Kent face a battle to save their Rothesay County Championship match against Lancashire after a testing day in the field on Tuesday.
Lancashire responded to Kent’s 374 by racing to 639-9 at the close in Blackpool with centuries from Luke Wells, Josh Bohannon and Ashton Turner. They go into the final day with a lead of 261 and will surely declare overnight.
In a first session slightly curtailed by a light shower, Lancashire added 105 runs in 30.5 overs for the loss of nightwatchman Tom Bailey, who had made 25 untroubled runs before he was leg before on the front foot to Joey Evison.
Otherwise, the highlight of the morning was Wells reaching his third first-class century for Lancashire against Kent when he reverse-swept Jack Leaning to the third man boundary.
The first session proved to be merely the prelude to an even more severe assault on the Kent bowling in the next two sessions. After taking 24 balls to get off the mark, Bohannon reached his fifty off a further 78 deliveries with an on-drive off Evison. In the next over Wells lost the ball when he walloped Matt Parkinson for a six over the wall at the South End to bring up his own 150.
But former Lancashire leg-spinner Parkinson struck with his next delivery, when Wells tried to repeat his previous stroke and was well caught by Wes Agar at long-off for 152.

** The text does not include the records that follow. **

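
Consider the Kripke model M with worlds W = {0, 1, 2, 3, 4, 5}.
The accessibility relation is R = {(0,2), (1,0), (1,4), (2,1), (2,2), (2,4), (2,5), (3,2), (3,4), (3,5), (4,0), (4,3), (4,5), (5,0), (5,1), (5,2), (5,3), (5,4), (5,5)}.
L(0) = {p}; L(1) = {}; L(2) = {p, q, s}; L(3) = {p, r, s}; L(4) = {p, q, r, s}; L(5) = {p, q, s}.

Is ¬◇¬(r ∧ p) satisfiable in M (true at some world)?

No

Let φ = ¬◇¬(r ∧ p). Evaluate φ at each world:
  0 (successors {2}): φ is false.
  1 (successors {0, 4}): φ is false.
  2 (successors {1, 2, 4, 5}): φ is false.
  3 (successors {2, 4, 5}): φ is false.
  4 (successors {0, 3, 5}): φ is false.
  5 (successors {0, 1, 2, 3, 4, 5}): φ is false.
For instance, at 5:
  At 5: ◇¬(r ∧ p) is true, so ¬◇¬(r ∧ p) is false.
    At 5: ◇¬(r ∧ p) requires ¬(r ∧ p) at some successor in {0, 1, 2, 3, 4, 5}.
      ¬(r ∧ p) holds at 0, so ◇¬(r ∧ p) is true at 5.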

Turner joined Bohannon and the pair put on a further 174 runs either side of tea, with Turner making an immediate impact in his first innings for Lancashire, reaching his hundred off 117 balls with six fours and four sixes
Bohannon had earlier reached his century off 191 balls with a square cut off his old team-mate Parkinson, having hit nine fours and three sixes, but he was eventually caught by Agar off Leaning’s off-spin for 124, having hit ten fours and four sixes in his 210-ball innings.
Matty Hurst was bowled for 21 by Evison, who finished with 3-61 on a day when he had been the pick of the Kent attack.
Eight overs before the close, Turner was caught at long-off by Leaning off Parkinson and Michael Jones fell to the same combination for 41, leaving the leg-spinner with figures 3-188 from 35 overs before Jaydn Denly took two late wickets in an over just before the close.
Kent head coach Adam Hollioake said: “It was a difficult day in the field, that’s for sure. The wicket died down and didn’t have a lot of pace in it.
“We spent the day just defending. We spent our time trying to attack the concentration of the batsmen because the wicket wasn’t offering us much.
“The boys earned their money today. Boring is a compliment on days like today when you have to try and break the batsmen’s concentration and stop them from scoring.
“Joey Evison does that very well, he holds his line and length and he got his rewards.
“We didn’t enough on that pitch having been 270-odd for three. We underscored so it’s no good saying it’s no good to bowl on.
“There’ll be scoreboard pressure tomorrow. They’ll have men around the bat and if they take a couple of wickets, they’ll be all over us, so we definitely have work to do.”